This is not so terribly different from the peer-review in science. People look at each other’s work and decide what is good and what is not. The difference lies in what it takes to become a peer. For FOSS, all you need to have are the necessary skills (hard to master, of course, but available to the dedicated) and a standard computer with an internet connection. Not much of a hurdle for those who care. Now, it’s the quality of the code, assessable by everyone, that shows if you are a peer or not. In science what you often need is not just the necessary skills, but often a vast infrastructure (laboratories, machinery, access to archives and libraries, assistants, funding, etc.) to make use of those skills. This expensive infrastructure is usually only accessible to employees of large institutions, and in order to get employed, you need the right credentials. Thus, in science, peers are established by a mixture of credentials and positions. Because without those, you cannot seriously assess the publications of other researchers, for example, by repeating their experiments.
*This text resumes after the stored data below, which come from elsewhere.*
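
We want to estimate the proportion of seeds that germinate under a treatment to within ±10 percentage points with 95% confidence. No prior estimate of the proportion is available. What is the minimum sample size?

n = 97

For a proportion with margin E = 0.1 at 95% confidence, z = 1.960.
With no prior estimate, use p = 0.5, which maximizes p(1−p) at 0.25.
n = 0.25 × (z/E)² = 0.25 × (1.960/0.1)² = 96.04
Round up: n = 97.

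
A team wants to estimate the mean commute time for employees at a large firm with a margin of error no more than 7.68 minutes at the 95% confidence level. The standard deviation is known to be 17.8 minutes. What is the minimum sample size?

n = 21

For a mean, the margin of error is E = z·σ/√n, so n = (zσ/E)².
At 95% confidence, z = 1.960.
n = (1.960 × 17.8 / 7.68)² = 20.64
Round up: n = 21.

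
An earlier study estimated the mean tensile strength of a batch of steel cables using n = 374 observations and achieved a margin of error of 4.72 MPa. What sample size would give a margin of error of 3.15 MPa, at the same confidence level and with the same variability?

840

Margin of error scales as 1/√n, so n₂ = n₁·(E₁/E₂)².
n₂ = 374 × (4.72/3.15)² = 374 × 2.245 = 839.63
Round up: n₂ = 840.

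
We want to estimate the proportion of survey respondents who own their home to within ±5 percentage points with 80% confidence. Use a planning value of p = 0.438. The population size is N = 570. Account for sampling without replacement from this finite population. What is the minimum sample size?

127

For a proportion with margin E = 0.05 at 80% confidence, z = 1.282.
n = p̂(1−p̂)(z/E)² = 0.438 × 0.562 × (1.282/0.05)² = 161.83 — call this n₀.
Finite-population correction with N = 570: n = n₀ / (1 + (n₀−1)/N) = 161.83 / 1.282 = 126.23
Round up: n = 127.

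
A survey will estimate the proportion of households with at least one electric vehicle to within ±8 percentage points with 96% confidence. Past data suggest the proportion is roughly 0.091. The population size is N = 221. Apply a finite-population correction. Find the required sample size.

44

For a proportion with margin E = 0.08 at 96% confidence, z = 2.054.
n = p̂(1−p̂)(z/E)² = 0.091 × 0.909 × (2.054/0.08)² = 54.53 — call this n₀.
Finite-population correction with N = 221: n = n₀ / (1 + (n₀−1)/N) = 54.53 / 1.242 = 43.90
Round up: n = 44.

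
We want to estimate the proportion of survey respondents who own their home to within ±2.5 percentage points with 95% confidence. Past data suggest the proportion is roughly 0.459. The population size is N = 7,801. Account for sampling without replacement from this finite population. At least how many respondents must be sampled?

For a proportion with margin E = 0.025 at 95% confidence, z = 1.960.
n = p̂(1−p̂)(z/E)² = 0.459 × 0.541 × (1.960/0.025)² = 1526.31 — call this n₀.
Finite-population correction with N = 7,801: n = n₀ / (1 + (n₀−1)/N) = 1526.31 / 1.196 = 1276.18
Round up: n = 1277.

1277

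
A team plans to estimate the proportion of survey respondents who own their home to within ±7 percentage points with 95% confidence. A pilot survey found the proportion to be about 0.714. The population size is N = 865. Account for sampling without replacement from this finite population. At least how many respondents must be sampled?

136

For a proportion with margin E = 0.07 at 95% confidence, z = 1.960.
n = p̂(1−p̂)(z/E)² = 0.714 × 0.286 × (1.960/0.07)² = 160.10 — call this n₀.
Finite-population correction with N = 865: n = n₀ / (1 + (n₀−1)/N) = 160.10 / 1.184 = 135.22
Round up: n = 136.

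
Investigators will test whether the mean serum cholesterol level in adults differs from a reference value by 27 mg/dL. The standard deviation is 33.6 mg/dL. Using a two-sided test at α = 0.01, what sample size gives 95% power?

For a one-sample z-test, n = ((z_{α/2} + z_β)·σ/δ)².
z_{α/2} = 2.576 (two-sided α = 0.01); z_β = 1.645 (power 95% → β = 0.05).
n = (4.221 × 33.6 / 27)² = 27.59
Round up: n = 28.

n = 28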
If peer-review is so essential to establish quality control, and yet it’s difficult to establish reliably who’s a peer, the project runs into troubles. The current difficulties of Wikipedia are instructive in this case. Wikipedia is an attempt to create an online encyclopedia, written entirely by users, which can exceed the range and quality of the most reputable traditional reference works. In just five years, hundreds of thousands of articles in dozens of languages have been written, and in quite a few cases, these articles are of very high quality. In terms of modularity and economic structure, Wikipedia is very similar to software development. This is one of the reasons why the open source approach has worked so well. Another reason for its success is that the Wikipedia community has managed to create a widely shared understanding about what a good article should look like (it’s called the ‘neutral point of view’, NPOV). This gives a formal base-line (disputed perspectives on a subject should be presented side-by-side, rather than reconciled) in order to assess articles. However, these criteria are only formal. It says nothing about whether these perspectives are factually correct or in accord with relevant sources.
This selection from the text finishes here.